10. Dikotil
Dikotil---Tumbuhan dengan biji keping dua
Holla, happy baca ❤️
Disclaimer; Ternyata bab ini belum waktunya Diandra muncul (Hela napas lega) kalian 🤭
Ta-tapi ada kemunculan Pratiwi, Eyang Rahayu dan Mami Wina.
Bantu koreksi ya kalau ada typo. Maklum, kesempurnaan bukan milik saya. Milik saya adalah Pak Aby. Eeeeh, gimana-gimana?
#dikeplakAisyah 😷
.
.
.
Aisyah tercenung, matanya sibuk mengamati satu objek pada radius sepuluh meter dari tempatnya duduk, lalu serta-merta menatap takjub pada sosok yang tengah berdiri di depan cermin besar itu. Dalam balutan kemeja kantoran biru pirus dipadu celana bahan berwarna hitam mengilat, plus dasi bertengger rapi di leher. Sekian detik pertama dia terhipnotis, pikirannya sontak membayangkan laki-laki yang berdiri di sana seperti sosok-sosok yang pernah dibaca dalam cerita novel romance--tentang mas-mas C-E-O, rapi, tampan, berkelas-- layaknya implikasi penampilan Abyasa pagi ini.
Masya Allah, Husband ...
Gumaman mencuat tapi hanya dalam batin gadis itu. Lekas ditepis suara isi hati dengan gelengan reflek.
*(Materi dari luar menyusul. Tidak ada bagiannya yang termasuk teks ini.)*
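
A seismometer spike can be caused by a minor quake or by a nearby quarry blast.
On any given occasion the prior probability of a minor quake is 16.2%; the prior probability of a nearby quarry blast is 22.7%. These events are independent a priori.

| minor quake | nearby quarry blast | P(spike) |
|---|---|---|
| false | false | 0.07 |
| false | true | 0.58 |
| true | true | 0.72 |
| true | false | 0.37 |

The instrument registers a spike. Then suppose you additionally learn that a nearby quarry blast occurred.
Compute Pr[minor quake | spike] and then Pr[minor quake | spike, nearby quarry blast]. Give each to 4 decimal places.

Pr[minor quake | spike] ≈ 0.3187; Pr[minor quake | spike, nearby quarry blast] ≈ 0.1935

P(spike) = 0.07·0.838·0.773 + 0.58·0.838·0.227 + 0.37·0.162·0.773 + 0.72·0.162·0.227 = 0.045344 + 0.110331 + 0.046334 + 0.026477 = 0.228486
The minor quake-present share is 0.046334 + 0.026477 = 0.072811.
P(minor quake | spike) = 0.072811 / 0.228486 ≈ 0.3187

Now also conditioning on nearby quarry blast=true:
For the numerator, keep only minor quake=true terms: 0.72*0.162 = 0.116640
Normalizer over all consistent configurations: 0.58*0.838 + 0.72*0.162 = 0.602680
Posterior = 0.116640 / 0.602680 ≈ 0.1935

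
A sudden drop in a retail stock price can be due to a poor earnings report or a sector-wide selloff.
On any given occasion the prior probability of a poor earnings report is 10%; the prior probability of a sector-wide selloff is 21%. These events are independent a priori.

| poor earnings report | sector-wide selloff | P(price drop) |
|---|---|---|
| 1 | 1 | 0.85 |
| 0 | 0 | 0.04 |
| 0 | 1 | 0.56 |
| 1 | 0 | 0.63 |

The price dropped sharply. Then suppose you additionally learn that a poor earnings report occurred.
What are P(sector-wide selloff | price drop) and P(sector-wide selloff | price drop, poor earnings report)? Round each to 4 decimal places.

P(sector-wide selloff | price drop) ≈ 0.6126; P(sector-wide selloff | price drop, poor earnings report) ≈ 0.2640

Enumerate the 4 (poor earnings report, sector-wide selloff) configurations and weight by the priors:
  P(price drop) = 0.04·0.9·0.79 + 0.56·0.9·0.21 + 0.63·0.1·0.79 + 0.85·0.1·0.21
        = 0.028440 + 0.105840 + 0.049770 + 0.017850 = 0.201900
Keeping only the sector-wide selloff-present terms gives 0.123690, so
  P(sector-wide selloff | price drop) = 0.123690 / 0.201900 ≈ 0.6126

Now also conditioning on poor earnings report=true:
Numerator (weight on configurations with sector-wide selloff): 0.85·0.21 = 0.178500
The normalizing constant is 0.63·0.79 + 0.85·0.21 = 0.676200
Posterior = 0.178500 / 0.676200 ≈ 0.2640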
"Kenapa kamu lihatin saya kayak gitu?"
Yang diperhatikan menyadari telah menjadi objek pandang gadis yang terpekur di sofa kelabu ruang pribadinya.
Aisyah menarik sudut-sudut bibirnya. Tersenyum tipis.
"Pak Aby kalau dilihat-lihat, kok, lumayan ganteng, sih?" cetusnya.
Pernyataan refleknya mendapat reaksi semburan tawa Abyasa. Suara terbahak menggema sembari menggeleng-geleng pelan. Kalau perempuan lain yang mengatakan itu terang-terangan di depannya biasanya Aby akan bodo amat, tapi ini Aisyah lho. Aisyah dengan ekspresi polos serta kalimat reflek yang apa adanya, tercetak jelas rona lucu tertangkap mata Abyasa setiap kali gadis itu menggumam-kan sesuatu. Tawa kencangnya berubah menjadi senyuman lembut. Dia perhatikan gadis yang msh betah menyandar pada punggung sofa itu bibirnya bergerak kembali.
"Tapi suka ketus, otoriter, annoying." Lanjut sang gadis-sontak membumi-hanguskan senyum di wajah Abyasa.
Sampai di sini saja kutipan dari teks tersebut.